Lilithzplug Taps Into Cyber Nostalgia With “Code Lyoko”
- Jennifer Gurton

- 2 hours ago
- 2 min read

There’s a difference between artists who make music and artists who build worlds. Lilithzplug is very clearly the second type. “Code Lyoko” doesn’t feel like a single; it feels like logging into something.
From the first few seconds, you’re dropped into this icy, glowing soundscape that somehow feels warm at the same time. The production sits in that sweet spot between house bounce and electro-pop shimmer, with subtle Jersey club energy sneaking in through the rhythm. It’s giving Kaytranada influence, but filtered through something more personal, more digital, more her.

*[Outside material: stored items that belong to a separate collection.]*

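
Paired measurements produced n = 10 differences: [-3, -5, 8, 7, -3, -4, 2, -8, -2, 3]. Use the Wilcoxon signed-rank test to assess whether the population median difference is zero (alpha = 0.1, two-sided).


Step 1: Drop any zero differences (none here) and take |d_i|.
|d| = [3, 5, 8, 7, 3, 4, 2, 8, 2, 3]
Step 2: Midrank |d_i| (ties get averaged ranks).
ranks: |3|->4, |5|->7, |8|->9.5, |7|->8, |3|->4, |4|->6, |2|->1.5, |8|->9.5, |2|->1.5, |3|->4
Step 3: Attach original signs; sum ranks with positive sign and with negative sign.
W+ = 9.5 + 8 + 1.5 + 4 = 23
W- = 4 + 7 + 4 + 6 + 9.5 + 1.5 = 32
(Check: W+ + W- = 55 should equal n(n+1)/2 = 55.)
Step 4: Test statistic W = min(W+, W-) = 23.
Step 5: Ties in |d|, so use the tie-corrected normal approximation.
        E[W] = n(n+1)/4 = 10*11/4 = 27.5.
        Tie groups: |d|=2 (t=2), |d|=3 (t=3), |d|=8 (t=2); sum(t^3 - t) = 36.
        Var[W] = n(n+1)(2n+1)/24 - sum(t^3-t)/48 = 2310/24 - 36/48 = 95.5.
        z = (W - E[W]) / sqrt(Var[W]) = (23 - 27.5) / 9.7724 = -0.4605.
        Two-sided p = 2*Phi(z) = 0.645172.
Step 6: alpha = 0.1. fail to reject H0.

W+ = 23, W- = 32, W = min = 23, p = 0.645172, fail to reject H0.


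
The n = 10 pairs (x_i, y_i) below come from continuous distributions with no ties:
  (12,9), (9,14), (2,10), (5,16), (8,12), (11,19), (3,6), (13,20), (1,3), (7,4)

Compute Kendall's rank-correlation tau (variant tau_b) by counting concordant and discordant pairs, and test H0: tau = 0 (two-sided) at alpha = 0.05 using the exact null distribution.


Step 1: Enumerate the 45 unordered pairs (i,j) with i<j and classify each by sign(x_j-x_i) * sign(y_j-y_i).
  (1,2):dx=-3,dy=+5->D; (1,3):dx=-10,dy=+1->D; (1,4):dx=-7,dy=+7->D; (1,5):dx=-4,dy=+3->D
  (1,6):dx=-1,dy=+10->D; (1,7):dx=-9,dy=-3->C; (1,8):dx=+1,dy=+11->C; (1,9):dx=-11,dy=-6->C
  (1,10):dx=-5,dy=-5->C; (2,3):dx=-7,dy=-4->C; (2,4):dx=-4,dy=+2->D; (2,5):dx=-1,dy=-2->C
  (2,6):dx=+2,dy=+5->C; (2,7):dx=-6,dy=-8->C; (2,8):dx=+4,dy=+6->C; (2,9):dx=-8,dy=-11->C
  (2,10):dx=-2,dy=-10->C; (3,4):dx=+3,dy=+6->C; (3,5):dx=+6,dy=+2->C; (3,6):dx=+9,dy=+9->C
  (3,7):dx=+1,dy=-4->D; (3,8):dx=+11,dy=+10->C; (3,9):dx=-1,dy=-7->C; (3,10):dx=+5,dy=-6->D
  (4,5):dx=+3,dy=-4->D; (4,6):dx=+6,dy=+3->C; (4,7):dx=-2,dy=-10->C; (4,8):dx=+8,dy=+4->C
  (4,9):dx=-4,dy=-13->C; (4,10):dx=+2,dy=-12->D; (5,6):dx=+3,dy=+7->C; (5,7):dx=-5,dy=-6->C
  (5,8):dx=+5,dy=+8->C; (5,9):dx=-7,dy=-9->C; (5,10):dx=-1,dy=-8->C; (6,7):dx=-8,dy=-13->C
  (6,8):dx=+2,dy=+1->C; (6,9):dx=-10,dy=-16->C; (6,10):dx=-4,dy=-15->C; (7,8):dx=+10,dy=+14->C
  (7,9):dx=-2,dy=-3->C; (7,10):dx=+4,dy=-2->D; (8,9):dx=-12,dy=-17->C; (8,10):dx=-6,dy=-16->C
  (9,10):dx=+6,dy=+1->C
Step 2: C = 34, D = 11, total pairs = 45.
Step 3: tau = (C - D)/(n(n-1)/2) = (34 - 11)/45 = 0.511111.
Step 4: Exact two-sided p-value (enumerate n! = 3628800 permutations of y under H0): p = 0.046623.
Step 5: alpha = 0.05. reject H0.

tau_b = 0.5111 (C=34, D=11), p = 0.046623, reject H0.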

Amara Robins, the mind behind Lilithzplug, isn’t just making songs. She’s splitting herself into characters, Claudia, Amara J, and Melody, and using them like emotional extensions. It could’ve come off gimmicky. It doesn’t. It actually makes the music hit harder because you can feel that these personas are tied to something real.
Vocally, she floats. Not in a boring, ambient way, but in that controlled, intentional way where every layer feels placed. Her ad-libs act like their own instrument, weaving through the production instead of sitting on top of it. It’s hypnotic without trying too hard.
Lyrically, “Code Lyoko” hits two lanes at once. On the surface, it’s smooth, sensual, almost detached. But underneath, it’s calling out something way more grounded and stop running back to people who don’t show up the way they say they will. It’s that quiet realization moment, just dressed up in neon and glitch effects.
The Code Lyoko inspiration isn’t just aesthetic bait, either; it actually shapes the experience. There’s this underlying tension between reality and simulation, like you’re half in a memory and half inside a game. It taps into that early 2000s “future” we all thought we’d be living in by now, and flips it into something emotional instead of just visual.
“Code Lyoko” feels like a turning point. You can hear the shift from “Cybergirl” into something bigger, more defined, more immersive. Most artists are still trying to go viral. Lilithzplug is out here trying to make you feel like you’re inside her brain, and honestly, she’s getting close to pulling it off.